La violence subie par le défilé qui manifestait pacifiquement près de la décharge du Mukuru pour le droit inaliénable à la santé et à la sécurité, est encore un exemple la façon dont les pauvres ont été privés du droit de faire entendre leur voix. La police n’a pas défendu le défilé, elle est arrivée en retard, elle a préféré ne pas voir les actes de violences qui avaient lieu et a renoncé au rôle fondamentale qui est le sien, c’est-à-dire celui de défendre tous les citoyens, sans faire aucune distinction de condition sociale.

Ces deux actes de violence sont un crime contre des hommes et des femmes, des pauvres habitants de bidonvilles et sont aussi une violation flagrante des droits humains.


La Campagne W Nairobi W

- Demande aux Parlements nationaux, au Parlement européen et à UN-Habitat de faire la plus grande pression politique sur le gouvernement kenyan afin qu’on fasse des enquêtes approfondies, qu’on poursuive aux termes de la loi les responsables d’actes si blậmables et pour qu’ils se portent garant du respect des droits humains au Kenya.

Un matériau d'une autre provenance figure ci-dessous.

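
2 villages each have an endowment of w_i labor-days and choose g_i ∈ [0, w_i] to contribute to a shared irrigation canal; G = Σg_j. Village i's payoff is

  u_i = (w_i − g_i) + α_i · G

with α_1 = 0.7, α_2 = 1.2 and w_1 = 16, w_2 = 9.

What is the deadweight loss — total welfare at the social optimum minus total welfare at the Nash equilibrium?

14.4

∂u_i/∂g_i = α_i − 1, so village i contributes w_i if α_i > 1, else 0.
α_i > 1 for i ∈ {2}; NE contributions (0, 9), G = 9.
W^NE = Σw_i − G^NE + (Σα_i)·G^NE = 25 + 0.9·9 = 33.1.
Planner: ∂(Σu_j)/∂g_i = Σα_j − 1 = 0.9 > 0, so everyone contributes w_i; G^SO = 25, W^SO = 25 + 0.9·25 = 47.5.
Deadweight loss = 14.4.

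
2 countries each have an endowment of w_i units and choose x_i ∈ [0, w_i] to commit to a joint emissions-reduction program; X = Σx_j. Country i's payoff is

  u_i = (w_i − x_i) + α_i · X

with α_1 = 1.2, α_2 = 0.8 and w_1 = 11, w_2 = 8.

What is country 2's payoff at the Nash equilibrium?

16.8

∂u_i/∂x_i = α_i − 1, so country i contributes w_i if α_i > 1, else 0.
α_i > 1 for i ∈ {1}; NE contributions (11, 0), X = 11.
u_2 = (8 − 0) + 0.8·11 = 16.8.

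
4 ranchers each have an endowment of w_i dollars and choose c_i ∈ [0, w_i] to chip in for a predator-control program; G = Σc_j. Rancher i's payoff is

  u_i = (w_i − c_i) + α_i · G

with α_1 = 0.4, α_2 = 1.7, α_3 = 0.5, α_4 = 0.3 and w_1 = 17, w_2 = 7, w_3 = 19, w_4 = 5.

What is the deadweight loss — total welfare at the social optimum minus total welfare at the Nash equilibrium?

77.9

∂u_i/∂c_i = α_i − 1, so rancher i contributes w_i if α_i > 1, else 0.
α_i > 1 for i ∈ {2}; NE contributions (0, 7, 0, 0), G = 7.
W^NE = Σw_i − G^NE + (Σα_i)·G^NE = 48 + 1.9·7 = 61.3.
Planner: ∂(Σu_j)/∂c_i = Σα_j − 1 = 1.9 > 0, so everyone contributes w_i; G^SO = 48, W^SO = 48 + 1.9·48 = 139.2.
Deadweight loss = 77.9.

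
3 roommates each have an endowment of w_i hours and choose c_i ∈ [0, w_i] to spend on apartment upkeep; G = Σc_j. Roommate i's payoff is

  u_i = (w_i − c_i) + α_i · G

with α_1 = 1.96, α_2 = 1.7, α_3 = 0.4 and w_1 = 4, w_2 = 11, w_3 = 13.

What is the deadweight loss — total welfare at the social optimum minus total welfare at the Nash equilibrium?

39.78

∂u_i/∂c_i = α_i − 1, so roommate i contributes w_i if α_i > 1, else 0.
α_i > 1 for i ∈ {1, 2}; NE contributions (4, 11, 0), G = 15.
W^NE = Σw_i − G^NE + (Σα_i)·G^NE = 28 + 3.06·15 = 73.9.
Planner: ∂(Σu_j)/∂c_i = Σα_j − 1 = 3.06 > 0, so everyone contributes w_i; G^SO = 28, W^SO = 28 + 3.06·28 = 113.68.
Deadweight loss = 39.78.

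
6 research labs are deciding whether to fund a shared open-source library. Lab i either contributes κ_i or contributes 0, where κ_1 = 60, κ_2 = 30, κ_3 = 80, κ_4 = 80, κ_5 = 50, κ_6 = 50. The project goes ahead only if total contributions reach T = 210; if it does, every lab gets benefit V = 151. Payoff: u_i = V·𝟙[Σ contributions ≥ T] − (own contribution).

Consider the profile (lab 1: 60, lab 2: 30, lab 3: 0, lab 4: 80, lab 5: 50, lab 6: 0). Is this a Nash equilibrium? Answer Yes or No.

Yes

Total = 220 ≥ 210: provided.
Lab 1 (pledges 60, payoff 91): dropping to 0 → total 160, payoff 0. No gain.
Lab 2 (pledges 30, payoff 121): dropping to 0 → total 190, payoff 0. No gain.
Lab 3 (pledges 0, payoff 151): pledging 80 → total 300, payoff 71. No gain.
Lab 4 (pledges 80, payoff 71): dropping to 0 → total 140, payoff 0. No gain.
Lab 5 (pledges 50, payoff 101): dropping to 0 → total 170, payoff 0. No gain.
Lab 6 (pledges 0, payoff 151): pledging 50 → total 270, payoff 101. No gain.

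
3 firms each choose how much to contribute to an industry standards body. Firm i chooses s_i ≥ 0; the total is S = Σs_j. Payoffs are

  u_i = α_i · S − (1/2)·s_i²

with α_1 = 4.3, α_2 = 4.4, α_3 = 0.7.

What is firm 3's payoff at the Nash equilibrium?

Firm i's FOC: ∂u_i/∂s_i = α_i − s_i = 0, so s_i* = α_i.
NE contributions = (4.3, 4.4, 0.7); S = 9.4.
u_3 = α_3·S − ½·(s_3)² = 0.7·9.4 − ½·0.7² = 6.335.

6.335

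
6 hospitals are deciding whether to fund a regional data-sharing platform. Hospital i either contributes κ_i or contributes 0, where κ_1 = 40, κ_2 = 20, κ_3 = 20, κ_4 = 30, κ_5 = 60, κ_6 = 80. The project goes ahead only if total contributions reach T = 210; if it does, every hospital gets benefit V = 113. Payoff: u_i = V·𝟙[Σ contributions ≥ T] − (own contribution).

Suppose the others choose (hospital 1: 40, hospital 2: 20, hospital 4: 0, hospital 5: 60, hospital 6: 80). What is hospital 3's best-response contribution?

Others' total = 200. Contributing 20 brings total to 220 ≥ 210: gain V − κ_3 = 93.
Best response: 20.

20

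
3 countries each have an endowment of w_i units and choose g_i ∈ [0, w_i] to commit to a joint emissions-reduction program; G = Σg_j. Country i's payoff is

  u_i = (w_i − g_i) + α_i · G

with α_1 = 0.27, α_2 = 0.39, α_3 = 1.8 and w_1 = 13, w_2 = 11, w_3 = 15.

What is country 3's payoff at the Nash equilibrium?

27

∂u_i/∂g_i = α_i − 1, so country i contributes w_i if α_i > 1, else 0.
α_i > 1 for i ∈ {3}; NE contributions (0, 0, 15), G = 15.
u_3 = (15 − 15) + 1.8·15 = 27.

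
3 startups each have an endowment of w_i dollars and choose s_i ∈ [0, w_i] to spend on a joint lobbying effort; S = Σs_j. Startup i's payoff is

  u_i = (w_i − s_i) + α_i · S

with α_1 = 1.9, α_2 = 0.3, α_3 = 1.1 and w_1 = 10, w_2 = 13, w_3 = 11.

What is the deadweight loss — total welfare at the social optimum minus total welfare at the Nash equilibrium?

∂u_i/∂s_i = α_i − 1, so startup i contributes w_i if α_i > 1, else 0.
α_i > 1 for i ∈ {1, 3}; NE contributions (10, 0, 11), S = 21.
W^NE = Σw_i − S^NE + (Σα_i)·S^NE = 34 + 2.3·21 = 82.3.
Planner: ∂(Σu_j)/∂s_i = Σα_j − 1 = 2.3 > 0, so everyone contributes w_i; S^SO = 34, W^SO = 34 + 2.3·34 = 112.2.
Deadweight loss = 29.9.

29.9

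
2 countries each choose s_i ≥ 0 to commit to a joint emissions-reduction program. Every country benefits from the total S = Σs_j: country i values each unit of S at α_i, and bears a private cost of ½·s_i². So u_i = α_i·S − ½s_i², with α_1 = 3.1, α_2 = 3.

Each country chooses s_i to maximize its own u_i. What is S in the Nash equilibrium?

6.1

Country i's FOC: ∂u_i/∂s_i = α_i − s_i = 0, so s_i* = α_i.
NE contributions = (3.1, 3); S = 6.1.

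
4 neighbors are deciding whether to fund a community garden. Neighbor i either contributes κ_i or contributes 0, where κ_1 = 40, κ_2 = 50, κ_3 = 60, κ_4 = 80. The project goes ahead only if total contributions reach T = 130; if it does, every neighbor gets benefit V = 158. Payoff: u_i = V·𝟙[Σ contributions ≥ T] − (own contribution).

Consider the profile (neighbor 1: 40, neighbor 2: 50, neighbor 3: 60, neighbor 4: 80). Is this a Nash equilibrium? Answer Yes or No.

No

Total = 230 ≥ 130: provided.
Neighbor 1 (pledges 40, payoff 118): dropping to 0 → total 190, payoff 158. Profitable deviation.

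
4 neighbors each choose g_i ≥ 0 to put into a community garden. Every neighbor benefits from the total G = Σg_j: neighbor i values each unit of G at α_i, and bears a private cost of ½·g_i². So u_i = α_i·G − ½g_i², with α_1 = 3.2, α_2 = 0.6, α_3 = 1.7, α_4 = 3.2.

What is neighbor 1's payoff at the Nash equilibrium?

22.72

Neighbor i's FOC: ∂u_i/∂g_i = α_i − g_i = 0, so g_i* = α_i.
NE contributions = (3.2, 0.6, 1.7, 3.2); G = 8.7.
u_1 = α_1·G − ½·(g_1)² = 3.2·8.7 − ½·3.2² = 22.72.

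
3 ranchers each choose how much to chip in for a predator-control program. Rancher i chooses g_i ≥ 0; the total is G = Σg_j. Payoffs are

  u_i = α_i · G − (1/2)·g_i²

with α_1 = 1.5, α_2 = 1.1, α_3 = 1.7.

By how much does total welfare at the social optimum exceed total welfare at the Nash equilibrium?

12.42

Rancher i's FOC: ∂u_i/∂g_i = α_i − g_i = 0, so g_i* = α_i.
NE contributions = (1.5, 1.1, 1.7); G = 4.3.
W^NE = (Σα)·G − ½Σα_i² = 4.3² − ½·6.35 = 15.315.
Planner sets g_i = Σα_j = 4.3 for every i, so G^SO = 3·4.3 = 12.9.
W^SO = (Σα)·G^SO − ½·3·(Σα)² = (3/2)·4.3² = 27.735.
Deadweight loss = W^SO − W^NE = 12.42.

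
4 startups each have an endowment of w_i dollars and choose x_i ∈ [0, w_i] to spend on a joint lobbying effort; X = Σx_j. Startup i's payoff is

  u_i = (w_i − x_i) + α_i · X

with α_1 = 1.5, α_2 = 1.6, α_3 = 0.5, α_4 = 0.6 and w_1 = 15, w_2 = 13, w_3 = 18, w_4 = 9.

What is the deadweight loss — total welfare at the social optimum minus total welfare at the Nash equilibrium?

∂u_i/∂x_i = α_i − 1, so startup i contributes w_i if α_i > 1, else 0.
α_i > 1 for i ∈ {1, 2}; NE contributions (15, 13, 0, 0), X = 28.
W^NE = Σw_i − X^NE + (Σα_i)·X^NE = 55 + 3.2·28 = 144.6.
Planner: ∂(Σu_j)/∂x_i = Σα_j − 1 = 3.2 > 0, so everyone contributes w_i; X^SO = 55, W^SO = 55 + 3.2·55 = 231.
Deadweight loss = 86.4.

86.4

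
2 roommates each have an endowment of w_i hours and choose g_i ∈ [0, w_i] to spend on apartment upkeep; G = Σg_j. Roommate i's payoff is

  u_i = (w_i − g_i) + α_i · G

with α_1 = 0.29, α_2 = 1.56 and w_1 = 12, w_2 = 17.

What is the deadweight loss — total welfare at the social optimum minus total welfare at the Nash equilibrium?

10.2

∂u_i/∂g_i = α_i − 1, so roommate i contributes w_i if α_i > 1, else 0.
α_i > 1 for i ∈ {2}; NE contributions (0, 17), G = 17.
W^NE = Σw_i − G^NE + (Σα_i)·G^NE = 29 + 0.85·17 = 43.45.
Planner: ∂(Σu_j)/∂g_i = Σα_j − 1 = 0.85 > 0, so everyone contributes w_i; G^SO = 29, W^SO = 29 + 0.85·29 = 53.65.
Deadweight loss = 10.2.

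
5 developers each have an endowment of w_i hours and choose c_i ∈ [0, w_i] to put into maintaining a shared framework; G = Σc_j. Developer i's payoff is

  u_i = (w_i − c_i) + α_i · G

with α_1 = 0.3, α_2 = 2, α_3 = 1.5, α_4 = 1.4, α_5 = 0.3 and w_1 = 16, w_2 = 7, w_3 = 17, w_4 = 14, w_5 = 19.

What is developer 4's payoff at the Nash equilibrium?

∂u_i/∂c_i = α_i − 1, so developer i contributes w_i if α_i > 1, else 0.
α_i > 1 for i ∈ {2, 3, 4}; NE contributions (0, 7, 17, 14, 0), G = 38.
u_4 = (14 − 14) + 1.4·38 = 53.2.

53.2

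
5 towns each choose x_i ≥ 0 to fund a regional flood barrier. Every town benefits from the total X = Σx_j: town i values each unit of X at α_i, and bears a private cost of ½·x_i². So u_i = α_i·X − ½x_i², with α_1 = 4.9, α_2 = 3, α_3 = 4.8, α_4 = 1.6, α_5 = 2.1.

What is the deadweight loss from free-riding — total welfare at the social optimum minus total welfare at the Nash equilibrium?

Town i's FOC: ∂u_i/∂x_i = α_i − x_i = 0, so x_i* = α_i.
NE contributions = (4.9, 3, 4.8, 1.6, 2.1); X = 16.4.
W^NE = (Σα)·X − ½Σα_i² = 16.4² − ½·63.02 = 237.45.
Planner sets x_i = Σα_j = 16.4 for every i, so X^SO = 5·16.4 = 82.
W^SO = (Σα)·X^SO − ½·5·(Σα)² = (5/2)·16.4² = 672.4.
Deadweight loss = W^SO − W^NE = 434.95.

434.95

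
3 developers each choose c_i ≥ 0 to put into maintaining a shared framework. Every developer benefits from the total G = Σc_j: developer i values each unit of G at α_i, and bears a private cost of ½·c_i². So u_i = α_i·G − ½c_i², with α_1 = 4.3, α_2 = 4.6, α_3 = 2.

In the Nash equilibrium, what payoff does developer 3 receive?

19.8

Developer i's FOC: ∂u_i/∂c_i = α_i − c_i = 0, so c_i* = α_i.
NE contributions = (4.3, 4.6, 2); G = 10.9.
u_3 = α_3·G − ½·(c_3)² = 2·10.9 − ½·2² = 19.8.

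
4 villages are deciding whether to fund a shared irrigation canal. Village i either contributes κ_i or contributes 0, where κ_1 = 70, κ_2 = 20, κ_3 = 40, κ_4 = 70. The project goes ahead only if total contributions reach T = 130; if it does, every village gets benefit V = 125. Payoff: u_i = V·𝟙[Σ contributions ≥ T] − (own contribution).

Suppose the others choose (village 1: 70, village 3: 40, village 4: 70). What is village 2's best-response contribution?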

- Relance l’action coordonnée et solidaire entre le niveau international et le Kenya, contre les démolitions et les évacuations, pour la dignité du logement, pour l’annulation de la dette extérieure et la canalisation des ressources économiques ainsi dégagées dans un Fonds populaire pour la terre et le logement, destiné à la redistribution du sol et à une politique de l’habitation pour les pauvres.

- Interpelle les moyens d’information, les associations, les offices et le collectivités sociales, les adhérents individuels à la campagne, pour qu’on fasse connaître et on dénonce dans leur gravité les faits indiqués en référence.